En estos días, agazapada entre insultos a una ministra, precios de la comida que han dejado atrás a los cohetes Apolo y bombazos rusos más contundentes que el vodka de patata, he recibido una noticia de las que me alegran el día de verdad, no al estilo Harry el Sucio: dos españoles han sido seleccionados para ser astronautas de la Agencia Espacial Europea, casi cuarenta años después de que López-Alegría, español de nacimiento pero yanqui por lo vivido y estudiado, subiera en el transbordador Columbia y treinta después de que el madrileño Pedro Duque, que, degenerando, llegó a ministro, formara parte de la tripulación de la nave. Y me alegra porque ese es el país que ansío, capaz de medirse a cualquiera en la ciencia y en el progreso: un país que cada día se parece menos a aquel otro, gris, mediocre y supersticioso, que solo algunos descerebrados quieren resucitar. Pero sobre todo, me alegro por los dos jóvenes, Sara García y Pablo Álvarez, que han conseguido su objetivo, imagino que casi obsesivo, después de años de preparación. Ella es investigadora en biotecnología y él, ingeniero espacial; ambos están en perfecta forma y gozan de una salud excelente; hablan idiomas y, desde luego, ni tienen vértigo ni se asustan con la velocidad.
Y ambos son de León.
Nuevas voces, y tan distintas, que se unen al gran Antonio Gamoneda, a Julio Llamazares, el último resistente, a Luis Mateo Díez y su sabia lentitud o a Alberto García-Alix, que retrató nuestra mejor época.
Siento la sana envidia del que nunca será capaz de sumarse a tal periplo. Tengan por seguro que el día que termine el mundo, mi plaza en la nave salvadora quedará por ocupar. Lo sé desde que la elegancia del Concorde me hizo levantar la mirada de la pista del hipódromo de Toulouse. Quedé en suspenso ante el pico de ave depredadora y el estruendo casi inconcebible de los motores, indeciso entre la admiración por tal belleza metálica y el pánico ante la idea de cabalgarlo.
A Sara y a Pablo les debo gratitud por el viaje que comienzan ahora. Aunque de momento no tengan misión asignada, es un secreto a voces que formarán parte del nuevo asalto a la Luna, y quién sabe si algún día no les propondrán pasarse la parada.

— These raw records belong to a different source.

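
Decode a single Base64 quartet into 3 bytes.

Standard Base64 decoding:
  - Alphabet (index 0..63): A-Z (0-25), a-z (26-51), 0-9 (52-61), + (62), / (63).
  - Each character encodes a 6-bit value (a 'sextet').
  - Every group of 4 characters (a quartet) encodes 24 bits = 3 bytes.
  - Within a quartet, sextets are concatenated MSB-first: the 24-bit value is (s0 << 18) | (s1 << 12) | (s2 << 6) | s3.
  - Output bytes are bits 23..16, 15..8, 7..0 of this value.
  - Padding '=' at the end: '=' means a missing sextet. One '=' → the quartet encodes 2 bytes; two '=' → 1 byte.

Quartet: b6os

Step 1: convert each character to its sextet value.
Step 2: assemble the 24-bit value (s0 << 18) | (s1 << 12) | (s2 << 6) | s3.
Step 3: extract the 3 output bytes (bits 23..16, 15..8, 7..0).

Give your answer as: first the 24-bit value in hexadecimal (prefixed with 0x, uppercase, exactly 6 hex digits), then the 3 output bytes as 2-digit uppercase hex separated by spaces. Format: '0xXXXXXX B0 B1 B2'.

Sextets: b=27, 6=58, o=40, s=44
24-bit: (27<<18) | (58<<12) | (40<<6) | 44
      = 0x6C0000 | 0x03A000 | 0x000A00 | 0x00002C
      = 0x6FAA2C
Bytes: (v>>16)&0xFF=6F, (v>>8)&0xFF=AA, v&0xFF=2C

Answer: 0x6FAA2C 6F AA 2C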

Preguntaron a un astronauta a qué olía el espacio y respondió que a hierros quemados. Esperemos que, a partir de ahora, huela a pimentón y a la mejor cecina. y que los sabios que se dedican a surtir de lo preciso a los expedicionarios inventen pronto el botillo en píldoras, que los chavales no se merecen la comida de los aviones.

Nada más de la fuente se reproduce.